Residents in the town of Hollywood and in surrounding Charleston County communities are encouraged to allow state and federal access to property to survey for the pest. They can also help by looking for the beetle and examining the trees on their property for damage beetles may have caused.
"The No. 1 thing we need is access to property in the inspection area," Long said. "Survey crews will be operating in the area for the next several weeks and possibly months as we determine the extent of the infestation. Landowners' cooperation is vital to ensuring this pest doesn't establish a foothold.
"The second thing we need is for people to help us look," he said. "Our inspectors are experienced in examining the tree for signs of the beetles' presence, but the more eyes we have looking for the insect and the more obvious damage it causes, the more likely we are to find it."
The Asian longhorned beetle is shiny black with small, white spots on its body and its abnormally long antennae. Adult beetles can grow an inch and a half long.
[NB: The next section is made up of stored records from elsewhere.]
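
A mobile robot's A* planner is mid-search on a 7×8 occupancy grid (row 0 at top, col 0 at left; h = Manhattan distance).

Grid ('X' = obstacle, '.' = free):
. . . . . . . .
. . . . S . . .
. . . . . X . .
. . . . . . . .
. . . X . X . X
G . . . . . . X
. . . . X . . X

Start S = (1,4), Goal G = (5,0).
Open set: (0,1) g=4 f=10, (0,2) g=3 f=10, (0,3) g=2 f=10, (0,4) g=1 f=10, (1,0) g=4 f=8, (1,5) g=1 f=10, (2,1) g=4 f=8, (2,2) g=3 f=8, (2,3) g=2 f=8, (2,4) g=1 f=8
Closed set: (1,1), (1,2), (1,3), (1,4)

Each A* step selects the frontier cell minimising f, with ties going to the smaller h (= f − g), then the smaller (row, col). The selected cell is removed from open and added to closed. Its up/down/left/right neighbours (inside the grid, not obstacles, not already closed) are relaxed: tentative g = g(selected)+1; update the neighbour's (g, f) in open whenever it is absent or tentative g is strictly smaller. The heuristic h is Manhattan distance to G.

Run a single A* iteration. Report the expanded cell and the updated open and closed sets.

expanded=(1,0); open=[(0,0) g=5 f=10, (0,1) g=4 f=10, (0,2) g=3 f=10, (0,3) g=2 f=10, (0,4) g=1 f=10, (1,5) g=1 f=10, (2,0) g=5 f=8, (2,1) g=4 f=8, (2,2) g=3 f=8, (2,3) g=2 f=8, (2,4) g=1 f=8]; closed=[(1,0), (1,1), (1,2), (1,3), (1,4)]

step 1: expand (1,0) (f=8, h=4) → closed; open now [(0,0) g=5 f=10, (0,1) g=4 f=10, (0,2) g=3 f=10, (0,3) g=2 f=10, (0,4) g=1 f=10, (1,5) g=1 f=10, (2,0) g=5 f=8, (2,1) g=4 f=8, (2,2) g=3 f=8, (2,3) g=2 f=8, (2,4) g=1 f=8]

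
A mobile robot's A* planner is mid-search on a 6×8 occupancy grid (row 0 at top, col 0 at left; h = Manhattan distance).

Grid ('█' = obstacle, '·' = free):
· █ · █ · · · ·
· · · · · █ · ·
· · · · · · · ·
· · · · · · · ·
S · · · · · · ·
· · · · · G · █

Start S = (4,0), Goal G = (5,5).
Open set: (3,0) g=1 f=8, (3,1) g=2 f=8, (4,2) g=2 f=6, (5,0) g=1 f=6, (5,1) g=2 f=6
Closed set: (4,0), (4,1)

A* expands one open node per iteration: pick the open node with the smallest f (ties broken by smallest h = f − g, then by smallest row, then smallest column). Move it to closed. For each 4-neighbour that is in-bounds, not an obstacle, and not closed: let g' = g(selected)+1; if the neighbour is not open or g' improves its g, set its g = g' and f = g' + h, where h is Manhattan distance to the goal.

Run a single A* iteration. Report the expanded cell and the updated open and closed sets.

expanded=(4,2); open=[(3,0) g=1 f=8, (3,1) g=2 f=8, (3,2) g=3 f=8, (4,3) g=3 f=6, (5,0) g=1 f=6, (5,1) g=2 f=6, (5,2) g=3 f=6]; closed=[(4,0), (4,1), (4,2)]

step 1: expand (4,2) (f=6, h=4) → closed; open now [(3,0) g=1 f=8, (3,1) g=2 f=8, (3,2) g=3 f=8, (4,3) g=3 f=6, (5,0) g=1 f=6, (5,1) g=2 f=6, (5,2) g=3 f=6]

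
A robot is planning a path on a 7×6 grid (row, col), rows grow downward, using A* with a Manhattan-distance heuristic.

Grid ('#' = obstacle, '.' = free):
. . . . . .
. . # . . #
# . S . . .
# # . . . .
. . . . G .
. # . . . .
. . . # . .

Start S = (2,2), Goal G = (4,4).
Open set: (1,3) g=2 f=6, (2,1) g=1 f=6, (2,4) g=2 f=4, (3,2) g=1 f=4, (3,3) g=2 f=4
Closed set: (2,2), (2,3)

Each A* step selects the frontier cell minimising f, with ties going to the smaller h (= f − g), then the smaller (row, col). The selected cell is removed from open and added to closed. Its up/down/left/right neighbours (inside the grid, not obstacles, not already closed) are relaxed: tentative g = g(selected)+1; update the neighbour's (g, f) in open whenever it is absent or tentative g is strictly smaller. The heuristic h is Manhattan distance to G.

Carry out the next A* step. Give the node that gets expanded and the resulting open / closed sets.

expanded=(2,4); open=[(1,3) g=2 f=6, (1,4) g=3 f=6, (2,1) g=1 f=6, (2,5) g=3 f=6, (3,2) g=1 f=4, (3,3) g=2 f=4, (3,4) g=3 f=4]; closed=[(2,2), (2,3), (2,4)]

step 1: expand (2,4) (f=4, h=2) → closed; open now [(1,3) g=2 f=6, (1,4) g=3 f=6, (2,1) g=1 f=6, (2,5) g=3 f=6, (3,2) g=1 f=4, (3,3) g=2 f=4, (3,4) g=3 f=4]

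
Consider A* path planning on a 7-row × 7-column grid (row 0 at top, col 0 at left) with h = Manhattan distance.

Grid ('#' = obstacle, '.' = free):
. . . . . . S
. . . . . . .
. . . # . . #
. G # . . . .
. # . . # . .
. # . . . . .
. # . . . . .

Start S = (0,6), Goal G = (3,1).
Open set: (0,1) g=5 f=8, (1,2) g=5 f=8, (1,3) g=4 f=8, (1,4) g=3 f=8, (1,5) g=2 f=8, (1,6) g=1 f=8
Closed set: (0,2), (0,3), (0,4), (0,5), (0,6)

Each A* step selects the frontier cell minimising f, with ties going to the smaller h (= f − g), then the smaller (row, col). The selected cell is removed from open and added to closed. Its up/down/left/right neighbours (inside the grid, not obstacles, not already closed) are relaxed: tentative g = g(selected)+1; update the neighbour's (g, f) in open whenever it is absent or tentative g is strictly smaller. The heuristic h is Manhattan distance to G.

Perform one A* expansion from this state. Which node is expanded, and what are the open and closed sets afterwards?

step 1: expand (0,1) (f=8, h=3) → closed; open now [(0,0) g=6 f=10, (1,1) g=6 f=8, (1,2) g=5 f=8, (1,3) g=4 f=8, (1,4) g=3 f=8, (1,5) g=2 f=8, (1,6) g=1 f=8]

expanded=(0,1); open=[(0,0) g=6 f=10, (1,1) g=6 f=8, (1,2) g=5 f=8, (1,3) g=4 f=8, (1,4) g=3 f=8, (1,5) g=2 f=8, (1,6) g=1 f=8]; closed=[(0,1), (0,2), (0,3), (0,4), (0,5), (0,6)]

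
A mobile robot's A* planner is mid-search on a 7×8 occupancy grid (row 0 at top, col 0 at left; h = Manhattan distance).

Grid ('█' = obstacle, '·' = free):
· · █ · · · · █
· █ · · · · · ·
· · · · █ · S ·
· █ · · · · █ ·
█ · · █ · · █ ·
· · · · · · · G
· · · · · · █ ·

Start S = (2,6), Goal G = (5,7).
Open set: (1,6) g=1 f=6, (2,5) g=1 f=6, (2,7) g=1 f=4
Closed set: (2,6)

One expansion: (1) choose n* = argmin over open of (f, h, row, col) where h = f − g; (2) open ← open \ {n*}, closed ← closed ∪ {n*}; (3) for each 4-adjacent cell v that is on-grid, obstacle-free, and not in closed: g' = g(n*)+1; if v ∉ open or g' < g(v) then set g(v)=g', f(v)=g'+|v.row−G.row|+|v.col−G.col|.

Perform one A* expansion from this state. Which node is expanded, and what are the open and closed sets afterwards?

step 1: expand (2,7) (f=4, h=3) → closed; open now [(1,6) g=1 f=6, (1,7) g=2 f=6, (2,5) g=1 f=6, (3,7) g=2 f=4]

expanded=(2,7); open=[(1,6) g=1 f=6, (1,7) g=2 f=6, (2,5) g=1 f=6, (3,7) g=2 f=4]; closed=[(2,6), (2,7)]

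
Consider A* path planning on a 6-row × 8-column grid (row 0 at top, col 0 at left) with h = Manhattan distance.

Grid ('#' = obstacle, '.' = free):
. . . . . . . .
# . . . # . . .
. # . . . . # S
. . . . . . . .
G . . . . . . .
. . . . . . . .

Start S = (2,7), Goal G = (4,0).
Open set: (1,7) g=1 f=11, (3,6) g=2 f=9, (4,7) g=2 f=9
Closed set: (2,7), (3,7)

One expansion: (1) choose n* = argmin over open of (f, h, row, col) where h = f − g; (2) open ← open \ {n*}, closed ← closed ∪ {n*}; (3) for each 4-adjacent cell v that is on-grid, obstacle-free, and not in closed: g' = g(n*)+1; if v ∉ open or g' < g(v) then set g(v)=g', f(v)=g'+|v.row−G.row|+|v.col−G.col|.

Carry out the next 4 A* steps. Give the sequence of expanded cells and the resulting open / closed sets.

order=[(3,6) → (3,5) → (3,4) → (3,3)]; open=[(1,7) g=1 f=11, (2,3) g=6 f=11, (2,4) g=5 f=11, (2,5) g=4 f=11, (3,2) g=6 f=9, (4,3) g=6 f=9, (4,4) g=5 f=9, (4,5) g=4 f=9, (4,6) g=3 f=9, (4,7) g=2 f=9]; closed=[(2,7), (3,3), (3,4), (3,5), (3,6), (3,7)]

step 1: expand (3,6) (f=9, h=7) → closed; open now [(1,7) g=1 f=11, (3,5) g=3 f=9, (4,6) g=3 f=9, (4,7) g=2 f=9]
step 2: expand (3,5) (f=9, h=6) → closed; open now [(1,7) g=1 f=11, (2,5) g=4 f=11, (3,4) g=4 f=9, (4,5) g=4 f=9, (4,6) g=3 f=9, (4,7) g=2 f=9]
step 3: expand (3,4) (f=9, h=5) → closed; open now [(1,7) g=1 f=11, (2,4) g=5 f=11, (2,5) g=4 f=11, (3,3) g=5 f=9, (4,4) g=5 f=9, (4,5) g=4 f=9, (4,6) g=3 f=9, (4,7) g=2 f=9]
step 4: expand (3,3) (f=9, h=4) → closed; open now [(1,7) g=1 f=11, (2,3) g=6 f=11, (2,4) g=5 f=11, (2,5) g=4 f=11, (3,2) g=6 f=9, (4,3) g=6 f=9, (4,4) g=5 f=9, (4,5) g=4 f=9, (4,6) g=3 f=9, (4,7) g=2 f=9]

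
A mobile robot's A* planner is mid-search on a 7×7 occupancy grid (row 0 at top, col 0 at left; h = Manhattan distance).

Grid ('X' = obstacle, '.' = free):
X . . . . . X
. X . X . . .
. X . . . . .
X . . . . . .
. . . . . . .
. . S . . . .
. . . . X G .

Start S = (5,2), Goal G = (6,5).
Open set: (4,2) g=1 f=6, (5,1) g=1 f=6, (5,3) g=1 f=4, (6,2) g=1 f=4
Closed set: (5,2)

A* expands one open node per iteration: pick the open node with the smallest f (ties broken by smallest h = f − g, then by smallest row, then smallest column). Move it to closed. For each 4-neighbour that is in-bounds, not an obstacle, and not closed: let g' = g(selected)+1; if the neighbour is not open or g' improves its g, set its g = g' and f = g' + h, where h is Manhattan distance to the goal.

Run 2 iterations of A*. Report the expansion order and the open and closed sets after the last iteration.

order=[(5,3) → (5,4)]; open=[(4,2) g=1 f=6, (4,3) g=2 f=6, (4,4) g=3 f=6, (5,1) g=1 f=6, (5,5) g=3 f=4, (6,2) g=1 f=4, (6,3) g=2 f=4]; closed=[(5,2), (5,3), (5,4)]

step 1: expand (5,3) (f=4, h=3) → closed; open now [(4,2) g=1 f=6, (4,3) g=2 f=6, (5,1) g=1 f=6, (5,4) g=2 f=4, (6,2) g=1 f=4, (6,3) g=2 f=4]
step 2: expand (5,4) (f=4, h=2) → closed; open now [(4,2) g=1 f=6, (4,3) g=2 f=6, (4,4) g=3 f=6, (5,1) g=1 f=6, (5,5) g=3 f=4, (6,2) g=1 f=4, (6,3) g=2 f=4]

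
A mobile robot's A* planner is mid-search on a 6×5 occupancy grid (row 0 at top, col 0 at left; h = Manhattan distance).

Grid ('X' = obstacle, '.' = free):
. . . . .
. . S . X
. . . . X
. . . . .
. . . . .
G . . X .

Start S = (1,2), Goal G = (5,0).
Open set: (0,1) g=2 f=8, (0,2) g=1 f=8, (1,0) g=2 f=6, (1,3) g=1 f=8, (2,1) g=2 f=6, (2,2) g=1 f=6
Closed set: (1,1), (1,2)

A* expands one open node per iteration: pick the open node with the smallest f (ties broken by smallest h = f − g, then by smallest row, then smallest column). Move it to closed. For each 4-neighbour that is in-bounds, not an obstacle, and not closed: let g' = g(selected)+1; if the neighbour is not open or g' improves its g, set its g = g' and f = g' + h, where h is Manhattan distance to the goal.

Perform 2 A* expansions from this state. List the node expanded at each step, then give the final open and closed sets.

step 1: expand (1,0) (f=6, h=4) → closed; open now [(0,0) g=3 f=8, (0,1) g=2 f=8, (0,2) g=1 f=8, (1,3) g=1 f=8, (2,0) g=3 f=6, (2,1) g=2 f=6, (2,2) g=1 f=6]
step 2: expand (2,0) (f=6, h=3) → closed; open now [(0,0) g=3 f=8, (0,1) g=2 f=8, (0,2) g=1 f=8, (1,3) g=1 f=8, (2,1) g=2 f=6, (2,2) g=1 f=6, (3,0) g=4 f=6]

order=[(1,0) → (2,0)]; open=[(0,0) g=3 f=8, (0,1) g=2 f=8, (0,2) g=1 f=8, (1,3) g=1 f=8, (2,1) g=2 f=6, (2,2) g=1 f=6, (3,0) g=4 f=6]; closed=[(1,0), (1,1), (1,2), (2,0)]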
"There are some lookalikes, including a native sawyer beetle that has long - although not quite this long - antennae," Long said. "But the Asian longhorned is still rather unique. Personally, I've only seen one other insect like it."
The beetle's larvae feed by tunneling under the tree bark where they live through the winter, forming galleries in the trunk and branches. When mature, they chew their way out, creating round holes about 3/8 inch in diameter.
South Carolinians who think they have found the beetle may report it online at email@example.com or by calling DPI at 864-646-2140.
They may also make a report by calling the USDA's Asian longhorned beetle hotline at 866-702-9938 or report online at www.AsianLonghornedBeetle.com.
If possible, take pictures. If you capture a suspicious insect, store it in a durable container and freeze it, which will help with identification.
To protect against the spread of this or other damaging insect pests, Long urges caution in moving firewood or other wood products. Even if no beetles are visible, an infestation may be spread by moving branches, logs, stumps, packing material, lumber, wood debris and trimmings.